John Fortescue, who received the 40s. for payment to Halssewyll, became serjeant in 1441 and Chief Justice of the King's Bench in 1442. In 1465 he wrote his famous work, _De Laudibus Legum Angliæ_, in which he says:
"The laws are taught in a certain place of public study nigh to the King's Courts.... There are ten lesser houses or Inns (and sometimes more) which are called houses of Chancery, and to every one of them belongeth 100 students at least, who, as they grow to ripeness, are admitted into the greater Inns, called Inns of Court, of which there are four in number, and to the least of which belongeth 200 students or more."

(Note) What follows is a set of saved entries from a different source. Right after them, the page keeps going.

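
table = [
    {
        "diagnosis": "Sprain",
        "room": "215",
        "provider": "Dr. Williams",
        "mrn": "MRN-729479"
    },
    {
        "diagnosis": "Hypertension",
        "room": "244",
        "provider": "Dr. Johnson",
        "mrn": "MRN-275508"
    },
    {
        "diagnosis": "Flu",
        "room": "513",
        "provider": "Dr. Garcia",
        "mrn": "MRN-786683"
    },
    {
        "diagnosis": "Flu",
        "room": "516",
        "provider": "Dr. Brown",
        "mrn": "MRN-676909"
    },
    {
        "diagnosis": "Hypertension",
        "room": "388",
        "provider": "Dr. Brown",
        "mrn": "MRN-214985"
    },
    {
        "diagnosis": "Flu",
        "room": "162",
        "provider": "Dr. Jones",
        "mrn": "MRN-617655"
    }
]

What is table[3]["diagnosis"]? "Flu"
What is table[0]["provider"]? "Dr. Williams"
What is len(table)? 6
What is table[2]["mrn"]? "MRN-786683"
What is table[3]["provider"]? "Dr. Brown"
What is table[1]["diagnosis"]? "Hypertension"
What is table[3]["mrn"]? "MRN-676909"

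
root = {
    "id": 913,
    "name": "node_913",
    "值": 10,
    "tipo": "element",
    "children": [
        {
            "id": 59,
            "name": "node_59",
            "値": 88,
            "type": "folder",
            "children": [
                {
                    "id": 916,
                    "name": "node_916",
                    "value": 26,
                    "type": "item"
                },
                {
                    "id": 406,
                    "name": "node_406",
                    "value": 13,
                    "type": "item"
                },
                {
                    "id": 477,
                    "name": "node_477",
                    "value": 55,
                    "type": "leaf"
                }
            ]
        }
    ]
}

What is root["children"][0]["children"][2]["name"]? "node_477"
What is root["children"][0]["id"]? 59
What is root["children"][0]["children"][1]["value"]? 13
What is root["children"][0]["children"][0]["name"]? "node_916"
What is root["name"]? "node_913"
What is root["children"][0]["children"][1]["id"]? 406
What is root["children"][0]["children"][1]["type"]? "item"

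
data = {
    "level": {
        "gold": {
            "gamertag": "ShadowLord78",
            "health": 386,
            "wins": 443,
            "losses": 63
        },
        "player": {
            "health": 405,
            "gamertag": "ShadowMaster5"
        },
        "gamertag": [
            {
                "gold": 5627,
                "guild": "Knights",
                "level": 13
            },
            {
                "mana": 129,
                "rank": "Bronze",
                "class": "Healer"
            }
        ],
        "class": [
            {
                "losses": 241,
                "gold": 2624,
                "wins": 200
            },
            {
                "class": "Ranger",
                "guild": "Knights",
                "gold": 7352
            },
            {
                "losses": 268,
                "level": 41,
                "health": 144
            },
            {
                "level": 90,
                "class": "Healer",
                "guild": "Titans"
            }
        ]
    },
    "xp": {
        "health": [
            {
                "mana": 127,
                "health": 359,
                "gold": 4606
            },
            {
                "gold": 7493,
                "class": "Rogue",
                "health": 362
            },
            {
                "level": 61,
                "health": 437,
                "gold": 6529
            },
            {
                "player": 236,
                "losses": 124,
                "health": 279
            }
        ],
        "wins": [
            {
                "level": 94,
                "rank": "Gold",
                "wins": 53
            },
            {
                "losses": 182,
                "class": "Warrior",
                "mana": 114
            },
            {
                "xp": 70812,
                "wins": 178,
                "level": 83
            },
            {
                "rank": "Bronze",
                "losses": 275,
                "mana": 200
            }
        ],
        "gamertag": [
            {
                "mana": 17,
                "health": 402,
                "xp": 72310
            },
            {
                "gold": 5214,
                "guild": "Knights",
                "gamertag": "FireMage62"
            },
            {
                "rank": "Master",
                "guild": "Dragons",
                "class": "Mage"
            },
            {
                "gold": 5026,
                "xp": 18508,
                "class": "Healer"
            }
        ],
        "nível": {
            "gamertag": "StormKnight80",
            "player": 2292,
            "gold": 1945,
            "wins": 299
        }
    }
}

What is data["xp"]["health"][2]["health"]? 437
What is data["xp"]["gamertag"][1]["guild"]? "Knights"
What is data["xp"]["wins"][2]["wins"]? 178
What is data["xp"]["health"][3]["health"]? 279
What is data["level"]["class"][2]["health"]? 144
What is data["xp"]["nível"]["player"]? 2292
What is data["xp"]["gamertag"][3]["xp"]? 18508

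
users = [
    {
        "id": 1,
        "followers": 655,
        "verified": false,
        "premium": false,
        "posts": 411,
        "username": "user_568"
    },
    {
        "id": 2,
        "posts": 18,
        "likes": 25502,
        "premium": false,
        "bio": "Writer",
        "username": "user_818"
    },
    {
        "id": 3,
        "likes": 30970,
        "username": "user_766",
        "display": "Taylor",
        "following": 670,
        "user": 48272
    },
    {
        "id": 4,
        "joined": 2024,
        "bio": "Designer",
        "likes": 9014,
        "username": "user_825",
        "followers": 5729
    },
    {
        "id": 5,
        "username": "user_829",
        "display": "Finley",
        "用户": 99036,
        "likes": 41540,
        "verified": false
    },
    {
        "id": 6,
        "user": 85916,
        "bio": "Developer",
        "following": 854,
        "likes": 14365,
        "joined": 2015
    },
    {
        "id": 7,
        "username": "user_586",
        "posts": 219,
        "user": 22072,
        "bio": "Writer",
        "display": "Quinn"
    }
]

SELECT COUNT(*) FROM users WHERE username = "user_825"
1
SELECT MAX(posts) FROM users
411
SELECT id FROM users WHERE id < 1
[]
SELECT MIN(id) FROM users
1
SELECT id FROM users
[1, 2, 3, 4, 5, 6, 7]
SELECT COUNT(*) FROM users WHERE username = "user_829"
1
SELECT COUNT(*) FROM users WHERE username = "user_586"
1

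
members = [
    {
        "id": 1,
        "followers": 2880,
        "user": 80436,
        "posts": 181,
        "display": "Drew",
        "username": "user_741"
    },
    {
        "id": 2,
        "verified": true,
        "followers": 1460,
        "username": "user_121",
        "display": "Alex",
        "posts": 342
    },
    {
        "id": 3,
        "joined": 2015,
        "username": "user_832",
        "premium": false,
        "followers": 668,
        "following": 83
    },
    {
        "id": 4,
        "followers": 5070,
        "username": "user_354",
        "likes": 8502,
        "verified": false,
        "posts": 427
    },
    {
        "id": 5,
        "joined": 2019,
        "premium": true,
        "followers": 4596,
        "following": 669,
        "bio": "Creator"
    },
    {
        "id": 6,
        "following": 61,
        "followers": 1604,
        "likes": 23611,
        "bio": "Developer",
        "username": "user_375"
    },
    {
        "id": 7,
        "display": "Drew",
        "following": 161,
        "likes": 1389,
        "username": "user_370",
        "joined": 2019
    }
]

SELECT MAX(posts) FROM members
427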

It is clear, then, that the difference between the Inns of Court and Inns of Chancery was recognised in 1465, and it is also certain that one of those four Inns of Court was that to which he himself had belonged, namely, Lincoln's Inn. The others were undoubtedly Gray's Inn and the Inner and Middle Temples. We have seen that in 1387 Lincoln's Inn in Holborn was held directly of the King; we shall find that the other Inns of Court came to be similarly held.

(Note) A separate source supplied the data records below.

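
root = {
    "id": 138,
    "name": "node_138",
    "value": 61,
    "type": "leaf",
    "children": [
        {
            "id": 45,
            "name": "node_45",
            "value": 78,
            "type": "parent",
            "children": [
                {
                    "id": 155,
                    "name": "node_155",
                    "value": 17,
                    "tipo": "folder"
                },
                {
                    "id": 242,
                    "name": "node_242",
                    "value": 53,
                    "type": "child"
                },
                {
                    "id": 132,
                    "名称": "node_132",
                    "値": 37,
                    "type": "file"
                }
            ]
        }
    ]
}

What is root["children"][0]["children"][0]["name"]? "node_155"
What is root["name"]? "node_138"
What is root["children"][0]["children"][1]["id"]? 242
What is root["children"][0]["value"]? 78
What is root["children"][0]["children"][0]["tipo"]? "folder"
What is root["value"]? 61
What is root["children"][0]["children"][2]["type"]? "file"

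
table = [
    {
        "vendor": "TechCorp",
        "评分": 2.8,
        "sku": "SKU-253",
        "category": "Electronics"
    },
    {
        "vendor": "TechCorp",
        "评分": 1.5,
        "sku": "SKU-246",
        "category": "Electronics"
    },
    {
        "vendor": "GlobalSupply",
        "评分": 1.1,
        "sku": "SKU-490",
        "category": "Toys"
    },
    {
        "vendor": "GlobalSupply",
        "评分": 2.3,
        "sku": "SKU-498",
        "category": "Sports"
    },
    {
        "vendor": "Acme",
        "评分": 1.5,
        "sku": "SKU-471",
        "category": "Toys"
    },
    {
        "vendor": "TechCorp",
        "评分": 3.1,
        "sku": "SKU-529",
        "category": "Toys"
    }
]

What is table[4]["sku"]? "SKU-471"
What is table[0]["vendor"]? "TechCorp"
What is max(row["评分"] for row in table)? 3.1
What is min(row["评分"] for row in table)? 1.1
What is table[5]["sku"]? "SKU-529"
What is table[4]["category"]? "Toys"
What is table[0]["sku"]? "SKU-253"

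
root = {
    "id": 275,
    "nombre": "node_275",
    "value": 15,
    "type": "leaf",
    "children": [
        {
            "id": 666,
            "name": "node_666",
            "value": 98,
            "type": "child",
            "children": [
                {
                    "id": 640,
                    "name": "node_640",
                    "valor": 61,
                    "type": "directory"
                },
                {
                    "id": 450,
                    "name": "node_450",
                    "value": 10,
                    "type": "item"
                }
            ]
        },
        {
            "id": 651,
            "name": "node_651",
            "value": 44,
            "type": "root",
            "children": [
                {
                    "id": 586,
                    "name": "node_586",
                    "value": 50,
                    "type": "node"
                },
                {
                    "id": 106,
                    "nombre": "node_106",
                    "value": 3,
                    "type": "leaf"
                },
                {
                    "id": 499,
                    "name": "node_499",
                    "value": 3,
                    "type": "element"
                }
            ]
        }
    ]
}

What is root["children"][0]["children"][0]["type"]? "directory"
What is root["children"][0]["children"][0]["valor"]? 61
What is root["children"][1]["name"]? "node_651"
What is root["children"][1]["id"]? 651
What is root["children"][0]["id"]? 666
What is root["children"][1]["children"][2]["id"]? 499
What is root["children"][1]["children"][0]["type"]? "node"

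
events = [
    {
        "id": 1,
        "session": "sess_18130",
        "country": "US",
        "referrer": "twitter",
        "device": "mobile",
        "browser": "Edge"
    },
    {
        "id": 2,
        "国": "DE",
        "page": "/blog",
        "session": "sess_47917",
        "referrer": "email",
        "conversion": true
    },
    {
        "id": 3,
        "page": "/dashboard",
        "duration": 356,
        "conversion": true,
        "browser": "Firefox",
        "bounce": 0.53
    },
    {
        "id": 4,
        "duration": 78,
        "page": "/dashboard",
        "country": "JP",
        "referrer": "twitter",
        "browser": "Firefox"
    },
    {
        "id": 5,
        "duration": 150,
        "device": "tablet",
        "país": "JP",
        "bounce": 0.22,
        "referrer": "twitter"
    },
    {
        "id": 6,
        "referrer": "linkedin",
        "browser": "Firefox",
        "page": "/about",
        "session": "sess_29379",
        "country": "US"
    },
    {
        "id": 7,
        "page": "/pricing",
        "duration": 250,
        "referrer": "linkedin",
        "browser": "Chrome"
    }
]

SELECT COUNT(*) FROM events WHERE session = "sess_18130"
1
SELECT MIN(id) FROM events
1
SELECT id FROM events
[1, 2, 3, 4, 5, 6, 7]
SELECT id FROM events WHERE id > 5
[6, 7]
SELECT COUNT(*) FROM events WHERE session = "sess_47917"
1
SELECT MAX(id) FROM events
7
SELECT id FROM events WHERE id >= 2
[2, 3, 4, 5, 6, 7]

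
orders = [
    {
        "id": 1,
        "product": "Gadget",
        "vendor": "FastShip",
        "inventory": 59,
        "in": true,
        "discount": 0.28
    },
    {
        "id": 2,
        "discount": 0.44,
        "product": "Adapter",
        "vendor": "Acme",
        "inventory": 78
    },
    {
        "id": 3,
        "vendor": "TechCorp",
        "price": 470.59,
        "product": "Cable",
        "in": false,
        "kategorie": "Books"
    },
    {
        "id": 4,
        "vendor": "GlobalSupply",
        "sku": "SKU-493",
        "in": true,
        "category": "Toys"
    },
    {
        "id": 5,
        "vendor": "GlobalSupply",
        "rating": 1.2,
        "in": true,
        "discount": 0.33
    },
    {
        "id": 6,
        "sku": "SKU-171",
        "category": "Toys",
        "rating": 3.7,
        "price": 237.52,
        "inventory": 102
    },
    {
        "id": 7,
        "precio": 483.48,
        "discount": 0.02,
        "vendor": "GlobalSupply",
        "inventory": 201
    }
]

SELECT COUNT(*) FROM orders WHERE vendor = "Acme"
1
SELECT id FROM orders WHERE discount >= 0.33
[2, 5]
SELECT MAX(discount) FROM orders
0.44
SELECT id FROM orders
[1, 2, 3, 4, 5, 6, 7]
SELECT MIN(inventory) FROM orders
59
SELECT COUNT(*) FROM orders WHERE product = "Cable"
1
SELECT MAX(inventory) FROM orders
201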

In the year 1294, Reginald de Grey, a member of one of the leading administrative and legal families, was Justiciar of Chester. He received in that year from the Dean and Chapter of St. Paul's a feoffment of the manor of Portpool, which they had received in mortmain from Richard de Chyggewell, alderman and mercer of London. It is doubtful whether Reginald de Grey lived here; it is more likely that he acquired the property for the training of his clerks, having found himself under much the same necessity as his contemporaries, Sir John de Metyngham and the Earl of Lincoln. In 1296 he was in association with Prince Edward, as one of the Regency, during the expedition of Edward I. to Flanders. In 1307 he died, when an inquisition was taken, at which the jurors reported that Reginald le Grey was seized at Purtepol of a certain messuage with gardens and one dove house worth 10s. a year, 30 acres of arable land worth 20s. a year, price 8d. the acre, and a certain windmill worth 20s. all held of the Dean and Chapter of St. Paul's.[109]
In 1316 his successor, Sir John de Grey, created a rent-charge on the property in favour of the prior and convent of St. Bartholomew, in Smithfield, to provide a chaplain to perform daily service in the chapel of the manor; and at an inquisition held in that year, at the Stone Cross in the parish of the Blessed Mary at the Strand, to know whether it would be to the King's damage if he granted the necessary permission, the jurors reported that the property was
"holden of Robert de Chiggewelle by the service of rendering to the same Robert one rose yearly, and the same Robert holds the tenements, together with others, of the Dean and Chapter of St. Paul's, and the said Dean and Chapter hold the same of the king in pure and perpetual alms."[110]